I get it. It’s actually Biblical. Or universally spiritual as a wholesome and metaphorical activity.
But me? I used to assign my indoor plants at work to friends, gals whom we called “Plant Aunts,” because they would care for the flowers that green-dysfunctional co-workers like me received and failed to tend. They withered at a financial office in downtown Boston, 28 floors off the ground, where there was no natural access to the elements that make plants happy.
Until I handed them over to the foster care system of “Plant Aunts.” My friend Johanne used to water them. Give them light. Tend them. Nurture them. Talk to the. Love them
When I stopped work in Boston, I bequeathed my plants to Johanne and other colleagues who could really help them flourish. I knew my limits, and I liked those spiky lush plants, healthy and glossy under the gentle ministrations of my friends. I preferred them green and growing to brown and dead.

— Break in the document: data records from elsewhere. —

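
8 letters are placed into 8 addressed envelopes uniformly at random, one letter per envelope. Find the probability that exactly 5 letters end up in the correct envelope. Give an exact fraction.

Choose which 5 of the 8 are fixed: C(8,5) = 56 ways.
The remaining 3 must have no fixed point: D(3) = 2.
P = 56·2/40320 = 1/360.

1/360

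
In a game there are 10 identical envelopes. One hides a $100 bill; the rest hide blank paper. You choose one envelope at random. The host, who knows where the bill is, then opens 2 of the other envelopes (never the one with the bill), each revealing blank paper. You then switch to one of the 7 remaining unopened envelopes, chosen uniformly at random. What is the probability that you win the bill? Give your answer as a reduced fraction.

Your original envelope holds the bill with probability 1/10, so the other 9 collectively hold it with probability 9/10.
The host can always find 2 empty envelopes to open, so the reveals don't change that 9/10; it is now spread over the 7 remaining unopened envelopes.
P(win by switching) = (9/10) · (1/7) = 9/70.

9/70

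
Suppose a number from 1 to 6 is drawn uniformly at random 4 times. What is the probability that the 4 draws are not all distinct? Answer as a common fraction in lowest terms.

P(all 4 different) = 6/6 · 5/6 · ··· · 3/6 = 5/18.
P(at least two equal) = 1 − 5/18 = 13/18.

13/18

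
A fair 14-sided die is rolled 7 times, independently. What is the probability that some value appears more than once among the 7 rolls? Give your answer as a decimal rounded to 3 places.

P(all 7 different) = 14/14 · 13/14 · ··· · 8/14 ≈ 0.164.
P(at least two equal) = 1 − 0.164 = 0.836.

0.836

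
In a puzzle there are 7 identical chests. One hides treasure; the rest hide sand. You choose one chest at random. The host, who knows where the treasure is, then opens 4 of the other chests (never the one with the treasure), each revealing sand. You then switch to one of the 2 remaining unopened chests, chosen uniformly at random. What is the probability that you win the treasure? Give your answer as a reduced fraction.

Your original chest holds the treasure with probability 1/7, so the other 6 collectively hold it with probability 6/7.
The host can always find 4 empty chests to open, so the reveals don't change that 6/7; it is now spread over the 2 remaining unopened chests.
P(win by switching) = (6/7) · (1/2) = 3/7.

3/7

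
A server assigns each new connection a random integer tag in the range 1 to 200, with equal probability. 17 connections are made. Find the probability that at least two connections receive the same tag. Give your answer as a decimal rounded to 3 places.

0.503

It's easier to compute the probability that all 17 are distinct.
P(all distinct) = 200/200 · 199/200 · ··· · 184/200 ≈ 0.497.
So the probability of at least one match is 1 − 0.497 = 0.503.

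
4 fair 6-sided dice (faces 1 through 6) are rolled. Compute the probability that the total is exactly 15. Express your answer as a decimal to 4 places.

0.1080

There are 6^4 = 1296 equally likely outcomes.
The number of ordered 4-tuples from {1,…,6} summing to 15 is 140.
P(sum = 15) = 140/1296 = 35/324 ≈ 0.1080.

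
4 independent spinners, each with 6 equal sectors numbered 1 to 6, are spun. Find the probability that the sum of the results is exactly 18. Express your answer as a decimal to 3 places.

There are 6^4 = 1296 equally likely outcomes.
The number of ordered 4-tuples from {1,…,6} summing to 18 is 80.
P(sum = 18) = 80/1296 = 5/81 ≈ 0.062.

0.062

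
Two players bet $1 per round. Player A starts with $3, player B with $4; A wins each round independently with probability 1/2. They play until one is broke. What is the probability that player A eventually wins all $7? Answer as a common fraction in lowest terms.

3/7

With a fair step, P(i) = ½P(i−1) + ½P(i+1) with P(0)=0, P(7)=1 has the linear solution P(i) = i/7.
P(3) = 3/7.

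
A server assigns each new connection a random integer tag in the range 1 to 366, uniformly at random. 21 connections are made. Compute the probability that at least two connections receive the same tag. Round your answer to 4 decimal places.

0.4428

It's easier to compute the probability that all 21 are distinct.
P(all distinct) = 366/366 · 365/366 · ··· · 346/366 ≈ 0.5572.
So the probability of at least one match is 1 − 0.5572 = 0.4428.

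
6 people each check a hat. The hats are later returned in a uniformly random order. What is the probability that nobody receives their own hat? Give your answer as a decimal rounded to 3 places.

This is the derangement probability: permutations of 6 with no fixed point.
D(6) = 6! · (1 − 1/1! + 1/2! − ··· + (−1)^6/6!) = 265.
P = 265/720 = 53/144 ≈ 0.368.

0.368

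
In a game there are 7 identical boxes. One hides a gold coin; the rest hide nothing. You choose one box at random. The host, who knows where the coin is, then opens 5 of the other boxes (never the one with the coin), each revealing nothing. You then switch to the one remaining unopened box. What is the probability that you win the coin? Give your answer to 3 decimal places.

0.857

Your original box holds the coin with probability 1/7, so the other 6 collectively hold it with probability 6/7.
The host can always find 5 empty boxes to open, so the reveals don't change that 6/7; it is now spread over the 1 remaining unopened box.
P(win by switching) = (6/7) · (1/1) = 6/7 ≈ 0.857.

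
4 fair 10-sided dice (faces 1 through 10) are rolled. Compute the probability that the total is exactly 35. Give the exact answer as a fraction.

There are 10^4 = 10000 equally likely outcomes.
The number of ordered 4-tuples from {1,…,10} summing to 35 is 56.
P(sum = 35) = 56/10000 = 7/1250.

7/1250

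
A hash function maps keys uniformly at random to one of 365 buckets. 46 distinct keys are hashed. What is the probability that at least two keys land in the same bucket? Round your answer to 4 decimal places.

0.9483

It's easier to compute the probability that all 46 are distinct.
P(all distinct) = 365/365 · 364/365 · ··· · 320/365 ≈ 0.0517.
So the probability of at least one match is 1 − 0.0517 = 0.9483.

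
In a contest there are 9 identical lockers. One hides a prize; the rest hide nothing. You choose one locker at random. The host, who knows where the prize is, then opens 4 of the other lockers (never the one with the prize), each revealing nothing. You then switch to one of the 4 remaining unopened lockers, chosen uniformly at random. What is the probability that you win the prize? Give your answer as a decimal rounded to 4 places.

Your original locker holds the prize with probability 1/9, so the other 8 collectively hold it with probability 8/9.
The host can always find 4 empty lockers to open, so the reveals don't change that 8/9; it is now spread over the 4 remaining unopened lockers.
P(win by switching) = (8/9) · (1/4) = 2/9 ≈ 0.2222.

0.2222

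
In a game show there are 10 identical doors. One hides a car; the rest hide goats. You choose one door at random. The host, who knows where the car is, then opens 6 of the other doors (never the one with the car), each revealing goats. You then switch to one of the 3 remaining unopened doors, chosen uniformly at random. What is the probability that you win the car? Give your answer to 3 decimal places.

0.300

Your original door holds the car with probability 1/10, so the other 9 collectively hold it with probability 9/10.
The host can always find 6 empty doors to open, so the reveals don't change that 9/10; it is now spread over the 3 remaining unopened doors.
P(win by switching) = (9/10) · (1/3) = 3/10 ≈ 0.300.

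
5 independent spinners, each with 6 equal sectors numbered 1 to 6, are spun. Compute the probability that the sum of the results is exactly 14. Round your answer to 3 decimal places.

There are 6^5 = 7776 equally likely outcomes.
The number of ordered 5-tuples from {1,…,6} summing to 14 is 540.
P(sum = 14) = 540/7776 = 5/72 ≈ 0.069.

0.069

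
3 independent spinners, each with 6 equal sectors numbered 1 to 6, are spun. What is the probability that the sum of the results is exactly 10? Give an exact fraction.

There are 6^3 = 216 equally likely outcomes.
The number of ordered 3-tuples from {1,…,6} summing to 10 is 27.
P(sum = 10) = 27/216 = 1/8.

1/8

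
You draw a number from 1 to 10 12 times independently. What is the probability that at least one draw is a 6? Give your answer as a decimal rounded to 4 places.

0.7176

P(no draw is a 6) = (9/10)^12 ≈ 0.2824.
P(at least one) = 1 − 0.2824 = 0.7176.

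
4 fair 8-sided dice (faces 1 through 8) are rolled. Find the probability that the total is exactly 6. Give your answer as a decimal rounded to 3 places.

There are 8^4 = 4096 equally likely outcomes.
The number of ordered 4-tuples from {1,…,8} summing to 6 is 10.
P(sum = 6) = 10/4096 = 5/2048 ≈ 0.002.

0.002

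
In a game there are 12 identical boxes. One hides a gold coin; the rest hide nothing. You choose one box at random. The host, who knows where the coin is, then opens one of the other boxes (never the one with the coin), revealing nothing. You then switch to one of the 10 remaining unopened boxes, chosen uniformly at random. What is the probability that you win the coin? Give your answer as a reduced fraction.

Your original box holds the coin with probability 1/12, so the other 11 collectively hold it with probability 11/12.
The host can always find an empty box to open, so this doesn't change that 11/12; it is now spread over the 10 remaining unopened boxes.
P(win by switching) = (11/12) · (1/10) = 11/120.

11/120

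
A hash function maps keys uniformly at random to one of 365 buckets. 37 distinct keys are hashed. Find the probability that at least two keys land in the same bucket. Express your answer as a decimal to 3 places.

0.849

It's easier to compute the probability that all 37 are distinct.
P(all distinct) = 365/365 · 364/365 · ··· · 329/365 ≈ 0.151.
So the probability of at least one match is 1 − 0.151 = 0.849.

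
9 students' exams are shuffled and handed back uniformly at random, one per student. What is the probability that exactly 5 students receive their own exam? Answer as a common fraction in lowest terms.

1/320

Choose which 5 of the 9 are fixed: C(9,5) = 126 ways.
The remaining 4 must have no fixed point: D(4) = 9.
P = 126·9/362880 = 1/320.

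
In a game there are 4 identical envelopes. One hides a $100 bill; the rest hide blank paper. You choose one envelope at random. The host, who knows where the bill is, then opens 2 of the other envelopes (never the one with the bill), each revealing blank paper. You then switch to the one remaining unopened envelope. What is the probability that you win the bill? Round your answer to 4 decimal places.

Your original envelope holds the bill with probability 1/4, so the other 3 collectively hold it with probability 3/4.
The host can always find 2 empty envelopes to open, so the reveals don't change that 3/4; it is now spread over the 1 remaining unopened envelope.
P(win by switching) = (3/4) · (1/1) = 3/4 ≈ 0.7500.

0.7500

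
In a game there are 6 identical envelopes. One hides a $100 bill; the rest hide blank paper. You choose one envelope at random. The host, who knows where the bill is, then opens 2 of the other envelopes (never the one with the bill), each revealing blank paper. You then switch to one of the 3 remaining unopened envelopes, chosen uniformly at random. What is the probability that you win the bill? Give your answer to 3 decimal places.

0.278

Your original envelope holds the bill with probability 1/6, so the other 5 collectively hold it with probability 5/6.
The host can always find 2 empty envelopes to open, so the reveals don't change that 5/6; it is now spread over the 3 remaining unopened envelopes.
P(win by switching) = (5/6) · (1/3) = 5/18 ≈ 0.278.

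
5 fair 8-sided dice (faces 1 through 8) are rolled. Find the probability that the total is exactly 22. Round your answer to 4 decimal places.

0.0751

There are 8^5 = 32768 equally likely outcomes.
The number of ordered 5-tuples from {1,…,8} summing to 22 is 2460.
P(sum = 22) = 2460/32768 = 615/8192 ≈ 0.0751.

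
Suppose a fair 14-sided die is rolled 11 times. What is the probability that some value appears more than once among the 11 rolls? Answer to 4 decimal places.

0.9964

P(all 11 different) = 14/14 · 13/14 · ··· · 4/14 ≈ 0.0036.
P(at least two equal) = 1 − 0.0036 = 0.9964.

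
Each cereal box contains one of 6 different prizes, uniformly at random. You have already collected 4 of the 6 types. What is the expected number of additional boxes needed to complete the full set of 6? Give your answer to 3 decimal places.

Starting from 4 distinct types, each trial gives a new one with probability (6−i)/6 when i types are held, so the wait for the next new type is 6/(6−i).
E = 6/2 + 6/1 = 9 ≈ 9.000.

9.000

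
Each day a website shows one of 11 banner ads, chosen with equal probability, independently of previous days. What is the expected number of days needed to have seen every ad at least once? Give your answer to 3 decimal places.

33.219

After i distinct types are collected, each trial gives a new one with probability (11−i)/11, so the expected wait for the next new type is 11/(11−i).
E = 11/11 + 11/10 + 11/9 + 11/8 + 11/7 + 11/6 + 11/5 + 11/4 + 11/3 + 11/2 + 11/1 = 83711/2520 ≈ 33.219.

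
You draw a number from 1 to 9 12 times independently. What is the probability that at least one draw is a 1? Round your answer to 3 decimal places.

0.757

P(no draw is a 1) = (8/9)^12 ≈ 0.243.
P(at least one) = 1 − 0.243 = 0.757.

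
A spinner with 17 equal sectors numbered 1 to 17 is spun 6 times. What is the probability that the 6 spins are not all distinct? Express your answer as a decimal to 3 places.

0.631

P(all 6 different) = 17/17 · 16/17 · ··· · 12/17 ≈ 0.369.
P(at least two equal) = 1 − 0.369 = 0.631.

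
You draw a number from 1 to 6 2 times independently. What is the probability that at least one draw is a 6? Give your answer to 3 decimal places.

P(no draw is a 6) = (5/6)^2 ≈ 0.694.
P(at least one) = 1 − 0.694 = 0.306.

0.306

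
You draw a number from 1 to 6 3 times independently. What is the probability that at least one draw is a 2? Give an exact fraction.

91/216

P(no draw is a 2) = (5/6)^3 = 125/216.
P(at least one) = 1 − 125/216 = 91/216.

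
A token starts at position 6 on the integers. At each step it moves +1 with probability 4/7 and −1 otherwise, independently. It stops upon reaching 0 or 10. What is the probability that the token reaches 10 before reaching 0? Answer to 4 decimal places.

Let r = q/p = (3/7)/(4/7) = 3/4. The recurrence P(i) = p·P(i+1) + q·P(i−1) with P(0)=0, P(10)=1 gives P(i) = (1 − r^i)/(1 − r^10).
P(6) = (1 − (3/4)^6) / (1 − (3/4)^10) = 123136/141361 ≈ 0.8711.

0.8711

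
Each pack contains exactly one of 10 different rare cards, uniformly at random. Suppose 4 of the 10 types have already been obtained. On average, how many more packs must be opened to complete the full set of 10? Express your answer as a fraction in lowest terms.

Starting from 4 distinct types, each trial gives a new one with probability (10−i)/10 when i types are held, so the wait for the next new type is 10/(10−i).
E = 10/6 + 10/5 + 10/4 + 10/3 + 10/2 + 10/1 = 49/2.

49/2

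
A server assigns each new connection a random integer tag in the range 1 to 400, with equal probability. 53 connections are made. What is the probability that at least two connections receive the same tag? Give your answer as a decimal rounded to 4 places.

0.9729

It's easier to compute the probability that all 53 are distinct.
P(all distinct) = 400/400 · 399/400 · ··· · 348/400 ≈ 0.0271.
So the probability of at least one match is 1 − 0.0271 = 0.9729.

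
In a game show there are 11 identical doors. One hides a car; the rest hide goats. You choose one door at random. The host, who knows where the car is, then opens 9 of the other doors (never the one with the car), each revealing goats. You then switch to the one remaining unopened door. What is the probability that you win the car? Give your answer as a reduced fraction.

10/11

Your original door holds the car with probability 1/11, so the other 10 collectively hold it with probability 10/11.
The host can always find 9 empty doors to open, so the reveals don't change that 10/11; it is now spread over the 1 remaining unopened door.
P(win by switching) = (10/11) · (1/1) = 10/11.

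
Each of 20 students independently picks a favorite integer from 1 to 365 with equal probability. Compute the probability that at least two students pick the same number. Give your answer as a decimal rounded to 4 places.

0.4114

It's easier to compute the probability that all 20 are distinct.
P(all distinct) = 365/365 · 364/365 · ··· · 346/365 ≈ 0.5886.
So the probability of at least one match is 1 − 0.5886 = 0.4114.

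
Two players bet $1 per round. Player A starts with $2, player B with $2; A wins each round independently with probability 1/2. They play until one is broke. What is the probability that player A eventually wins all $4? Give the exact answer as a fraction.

With a fair step, P(i) = ½P(i−1) + ½P(i+1) with P(0)=0, P(4)=1 has the linear solution P(i) = i/4.
P(2) = 2/4 = 1/2.

1/2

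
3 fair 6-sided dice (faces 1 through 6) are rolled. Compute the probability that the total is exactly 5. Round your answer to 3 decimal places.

There are 6^3 = 216 equally likely outcomes.
The number of ordered 3-tuples from {1,…,6} summing to 5 is 6.
P(sum = 5) = 6/216 = 1/36 ≈ 0.028.

0.028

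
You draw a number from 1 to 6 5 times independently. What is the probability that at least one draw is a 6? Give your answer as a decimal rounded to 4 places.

0.5981

P(no draw is a 6) = (5/6)^5 ≈ 0.4019.
P(at least one) = 1 − 0.4019 = 0.5981.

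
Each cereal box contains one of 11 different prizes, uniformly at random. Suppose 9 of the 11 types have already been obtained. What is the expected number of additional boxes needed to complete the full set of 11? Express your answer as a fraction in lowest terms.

33/2

Starting from 9 distinct types, each trial gives a new one with probability (11−i)/11 when i types are held, so the wait for the next new type is 11/(11−i).
E = 11/2 + 11/1 = 33/2.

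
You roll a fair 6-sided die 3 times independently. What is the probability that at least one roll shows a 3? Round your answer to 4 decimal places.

P(no roll shows a 3) = (5/6)^3 ≈ 0.5787.
P(at least one) = 1 − 0.5787 = 0.4213.

0.4213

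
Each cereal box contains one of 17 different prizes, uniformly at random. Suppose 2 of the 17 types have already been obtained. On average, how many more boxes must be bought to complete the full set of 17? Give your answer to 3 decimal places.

Starting from 2 distinct types, each trial gives a new one with probability (17−i)/17 when i types are held, so the wait for the next new type is 17/(17−i).
E = 17/15 + 17/14 + 17/13 + 17/12 + 17/11 + 17/10 + 17/9 + 17/8 + 17/7 + 17/6 + 17/5 + 17/4 + 17/3 + 17/2 + 17/1 = 20327869/360360 ≈ 56.410.

56.410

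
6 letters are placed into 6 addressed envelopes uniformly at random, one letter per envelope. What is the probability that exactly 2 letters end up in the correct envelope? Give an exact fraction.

3/16

Choose which 2 of the 6 are fixed: C(6,2) = 15 ways.
The remaining 4 must have no fixed point: D(4) = 9.
P = 15·9/720 = 3/16.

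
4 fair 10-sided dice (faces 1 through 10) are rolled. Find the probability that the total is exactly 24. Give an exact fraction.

633/10000

There are 10^4 = 10000 equally likely outcomes.
The number of ordered 4-tuples from {1,…,10} summing to 24 is 633.
P(sum = 24) = 633/10000.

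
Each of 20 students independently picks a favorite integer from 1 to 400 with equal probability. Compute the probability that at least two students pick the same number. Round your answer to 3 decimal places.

It's easier to compute the probability that all 20 are distinct.
P(all distinct) = 400/400 · 399/400 · ··· · 381/400 ≈ 0.617.
So the probability of at least one match is 1 − 0.617 = 0.383.

0.383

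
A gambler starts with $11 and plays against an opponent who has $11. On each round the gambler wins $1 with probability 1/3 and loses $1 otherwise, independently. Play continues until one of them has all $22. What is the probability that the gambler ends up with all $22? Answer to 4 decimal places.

Let r = q/p = (2/3)/(1/3) = 2. The recurrence P(i) = p·P(i+1) + q·P(i−1) with P(0)=0, P(22)=1 gives P(i) = (1 − r^i)/(1 − r^22).
P(11) = (1 − (2)^11) / (1 − (2)^22) = 1/2049 ≈ 0.0005.

0.0005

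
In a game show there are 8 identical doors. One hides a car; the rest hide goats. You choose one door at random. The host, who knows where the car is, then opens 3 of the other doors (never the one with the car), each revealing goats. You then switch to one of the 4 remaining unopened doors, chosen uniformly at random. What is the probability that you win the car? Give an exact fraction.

7/32

Your original door holds the car with probability 1/8, so the other 7 collectively hold it with probability 7/8.
The host can always find 3 empty doors to open, so the reveals don't change that 7/8; it is now spread over the 4 remaining unopened doors.
P(win by switching) = (7/8) · (1/4) = 7/32.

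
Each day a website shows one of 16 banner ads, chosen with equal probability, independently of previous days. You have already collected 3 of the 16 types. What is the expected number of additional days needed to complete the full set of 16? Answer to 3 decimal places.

Starting from 3 distinct types, each trial gives a new one with probability (16−i)/16 when i types are held, so the wait for the next new type is 16/(16−i).
E = 16/13 + 16/12 + 16/11 + 16/10 + 16/9 + 16/8 + 16/7 + 16/6 + 16/5 + 16/4 + 16/3 + 16/2 + 16/1 = 2291986/45045 ≈ 50.882.

50.882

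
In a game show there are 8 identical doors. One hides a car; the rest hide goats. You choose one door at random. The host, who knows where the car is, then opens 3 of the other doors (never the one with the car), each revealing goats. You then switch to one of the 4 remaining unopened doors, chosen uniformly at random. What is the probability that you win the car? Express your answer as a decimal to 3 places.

Your original door holds the car with probability 1/8, so the other 7 collectively hold it with probability 7/8.
The host can always find 3 empty doors to open, so the reveals don't change that 7/8; it is now spread over the 4 remaining unopened doors.
P(win by switching) = (7/8) · (1/4) = 7/32 ≈ 0.219.

0.219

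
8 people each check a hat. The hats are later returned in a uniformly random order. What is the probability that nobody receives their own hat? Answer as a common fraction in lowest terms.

This is the derangement probability: permutations of 8 with no fixed point.
D(8) = 8! · (1 − 1/1! + 1/2! − ··· + (−1)^8/8!) = 14833.
P = 14833/40320 = 2119/5760.

2119/5760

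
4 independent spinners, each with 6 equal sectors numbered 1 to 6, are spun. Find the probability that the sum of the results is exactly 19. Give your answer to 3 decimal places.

There are 6^4 = 1296 equally likely outcomes.
The number of ordered 4-tuples from {1,…,6} summing to 19 is 56.
P(sum = 19) = 56/1296 = 7/162 ≈ 0.043.

0.043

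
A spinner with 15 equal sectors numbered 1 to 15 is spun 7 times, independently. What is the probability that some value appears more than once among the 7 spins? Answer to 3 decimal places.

P(all 7 different) = 15/15 · 14/15 · ··· · 9/15 ≈ 0.190.
P(at least two equal) = 1 − 0.190 = 0.810.

0.810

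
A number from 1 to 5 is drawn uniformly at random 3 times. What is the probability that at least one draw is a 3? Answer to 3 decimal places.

P(no draw is a 3) = (4/5)^3 ≈ 0.512.
P(at least one) = 1 − 0.512 = 0.488.

0.488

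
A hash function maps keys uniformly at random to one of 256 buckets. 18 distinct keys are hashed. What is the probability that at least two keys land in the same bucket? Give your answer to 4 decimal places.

It's easier to compute the probability that all 18 are distinct.
P(all distinct) = 256/256 · 255/256 · ··· · 239/256 ≈ 0.5424.
So the probability of at least one match is 1 − 0.5424 = 0.4576.

0.4576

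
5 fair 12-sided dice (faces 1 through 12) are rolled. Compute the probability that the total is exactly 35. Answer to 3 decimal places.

0.048

There are 12^5 = 248832 equally likely outcomes.
The number of ordered 5-tuples from {1,…,12} summing to 35 is 11901.
P(sum = 35) = 11901/248832 = 3967/82944 ≈ 0.048.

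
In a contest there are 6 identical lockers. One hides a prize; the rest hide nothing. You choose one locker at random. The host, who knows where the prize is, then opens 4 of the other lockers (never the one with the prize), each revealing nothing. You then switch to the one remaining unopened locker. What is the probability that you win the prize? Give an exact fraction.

Your original locker holds the prize with probability 1/6, so the other 5 collectively hold it with probability 5/6.
The host can always find 4 empty lockers to open, so the reveals don't change that 5/6; it is now spread over the 1 remaining unopened locker.
P(win by switching) = (5/6) · (1/1) = 5/6.

5/6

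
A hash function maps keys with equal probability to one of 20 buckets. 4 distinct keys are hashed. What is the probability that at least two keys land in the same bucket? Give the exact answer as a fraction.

1093/4000

It's easier to compute the probability that all 4 are distinct.
P(all distinct) = 20/20 · 19/20 · ··· · 17/20 = 2907/4000.
So the probability of at least one match is 1 − 2907/4000 = 1093/4000.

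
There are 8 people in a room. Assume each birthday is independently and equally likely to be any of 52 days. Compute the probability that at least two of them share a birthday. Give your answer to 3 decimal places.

It's easier to compute the probability that all 8 are distinct.
P(all distinct) = 52/52 · 51/52 · ··· · 45/52 ≈ 0.568.
So the probability of at least one match is 1 − 0.568 = 0.432.

0.432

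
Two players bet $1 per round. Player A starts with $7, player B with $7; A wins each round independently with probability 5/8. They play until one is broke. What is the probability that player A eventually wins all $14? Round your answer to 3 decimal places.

0.973

Let r = q/p = (3/8)/(5/8) = 3/5. The recurrence P(i) = p·P(i+1) + q·P(i−1) with P(0)=0, P(14)=1 gives P(i) = (1 − r^i)/(1 − r^14).
P(7) = (1 − (3/5)^7) / (1 − (3/5)^14) = 78125/80312 ≈ 0.973.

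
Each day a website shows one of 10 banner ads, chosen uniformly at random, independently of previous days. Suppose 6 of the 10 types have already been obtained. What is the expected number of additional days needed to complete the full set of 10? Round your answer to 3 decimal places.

Starting from 6 distinct types, each trial gives a new one with probability (10−i)/10 when i types are held, so the wait for the next new type is 10/(10−i).
E = 10/4 + 10/3 + 10/2 + 10/1 = 125/6 ≈ 20.833.

20.833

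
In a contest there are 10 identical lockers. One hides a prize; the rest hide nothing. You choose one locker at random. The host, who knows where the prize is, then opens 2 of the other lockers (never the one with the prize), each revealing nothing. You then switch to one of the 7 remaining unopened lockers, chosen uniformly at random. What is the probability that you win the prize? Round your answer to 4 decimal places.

0.1286

Your original locker holds the prize with probability 1/10, so the other 9 collectively hold it with probability 9/10.
The host can always find 2 empty lockers to open, so the reveals don't change that 9/10; it is now spread over the 7 remaining unopened lockers.
P(win by switching) = (9/10) · (1/7) = 9/70 ≈ 0.1286.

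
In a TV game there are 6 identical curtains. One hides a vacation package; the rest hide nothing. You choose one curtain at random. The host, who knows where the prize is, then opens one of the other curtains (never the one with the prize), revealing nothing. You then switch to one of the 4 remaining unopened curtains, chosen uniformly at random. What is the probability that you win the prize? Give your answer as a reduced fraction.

5/24

Your original curtain holds the prize with probability 1/6, so the other 5 collectively hold it with probability 5/6.
The host can always find an empty curtain to open, so this doesn't change that 5/6; it is now spread over the 4 remaining unopened curtains.
P(win by switching) = (5/6) · (1/4) = 5/24.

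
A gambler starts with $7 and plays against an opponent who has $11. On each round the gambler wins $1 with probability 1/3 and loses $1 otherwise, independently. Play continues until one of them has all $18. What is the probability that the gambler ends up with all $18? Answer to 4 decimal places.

Let r = q/p = (2/3)/(1/3) = 2. The recurrence P(i) = p·P(i+1) + q·P(i−1) with P(0)=0, P(18)=1 gives P(i) = (1 − r^i)/(1 − r^18).
P(7) = (1 − (2)^7) / (1 − (2)^18) = 127/262143 ≈ 0.0005.

0.0005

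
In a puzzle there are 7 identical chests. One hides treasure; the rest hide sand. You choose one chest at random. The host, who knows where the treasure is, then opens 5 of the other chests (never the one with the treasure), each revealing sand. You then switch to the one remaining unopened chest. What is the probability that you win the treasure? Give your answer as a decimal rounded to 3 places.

0.857

Your original chest holds the treasure with probability 1/7, so the other 6 collectively hold it with probability 6/7.
The host can always find 5 empty chests to open, so the reveals don't change that 6/7; it is now spread over the 1 remaining unopened chest.
P(win by switching) = (6/7) · (1/1) = 6/7 ≈ 0.857.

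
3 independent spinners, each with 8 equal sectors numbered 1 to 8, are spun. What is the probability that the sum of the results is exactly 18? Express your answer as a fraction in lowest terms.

There are 8^3 = 512 equally likely outcomes.
The number of ordered 3-tuples from {1,…,8} summing to 18 is 28.
P(sum = 18) = 28/512 = 7/128.

7/128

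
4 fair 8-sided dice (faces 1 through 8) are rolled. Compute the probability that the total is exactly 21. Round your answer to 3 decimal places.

There are 8^4 = 4096 equally likely outcomes.
The number of ordered 4-tuples from {1,…,8} summing to 21 is 284.
P(sum = 21) = 284/4096 = 71/1024 ≈ 0.069.

0.069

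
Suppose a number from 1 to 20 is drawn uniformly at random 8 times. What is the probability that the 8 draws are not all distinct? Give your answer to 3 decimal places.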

Today was my annual start at gardening. I went to Gordon’s Florists in Ipswich and selected, with much advice from the Gordons’ staff and the considered input of my friend Miri, some drought-resistant flowering plants to plunk down, in their pots, on the Summer Street side of our house.
Mind you, we have a tiny yard, but it is lush with greenery. Ferns. Vines. Towering maples. Shaggy old apple tree. Clover
The front of our house is verdant with Hostas and various kinds of ivy, which is my umbrella term for leafy vin-ish plants of all kinds, because they actually have a proper name that doesn’t involve ivy, but I forget what it is.
But that one Southern-exposed side? It has a few shallow inches of sandy soil. No easy access to water. And direct burning exposure to sunlight all day long. It’s like leaving a forest and entering a desert, when you turn the corner from North Main to Summer Street
Some of the drought-resistant species added last year, recommended and planted under the supervision of Denise King, have survived. Even some of those burned to nothing in last summer’s record-setting waves of heat.
Yet many have come back. Silver. Green. Optimistic. Some have sent out shoots and spread across the dry, nutrient-lacking strip of yard that borders Summer Street and our antique house. As I said, it’s arid and barren, much like a desert.
Today I laid down a new layer of dark mulch. Yanked weeds. Left behind other leggy plants that might be wild, or might be ones that I planted. (I don’t know which.)
I added some potted flowers for color. (I thought they were Begonias, but maybe geraniums? I can’t remember.) Then I edged the area with stones.
During the afternoon, people walked or drove past, and admired the wheelbarrow full of refuse and the garden full of colorful blooms. I asked for opinions. Weeds? Not-weeds? We were uniformly uncertain.
At the end of the day, my back ached. But the yard looked nice. And my first day … maybe my only day … of gardening for this year was done.
Sure, I cleared away old stalks. Clipped dead blooms off plants. Uprooted invasive species. Made room for new growth. Healthy beginnings. So many metaphorical activities.
But for once? Maybe I was just gardening.
Make of it what you will. It was satisfying. Healing. It resulted in beauty and order, when so much around me is chaos and demolition.
I showered. Scrubbed away the dirt. Went back outside to admire the imperfectly-landscaped patch of earth I’d fussed over all afternoon. And sighed, fulfilled by what I accomplished.
I’m pretty sure there are a lot of delighted weeds in my patch of earth. Wild seeds growing contentedly among domestic plants. To me, it’s all green and happy. Or as Eeyore from Winnie the Pooh (A.A. Milne) once said, “Weeds are flowers, too, once you get to know them.”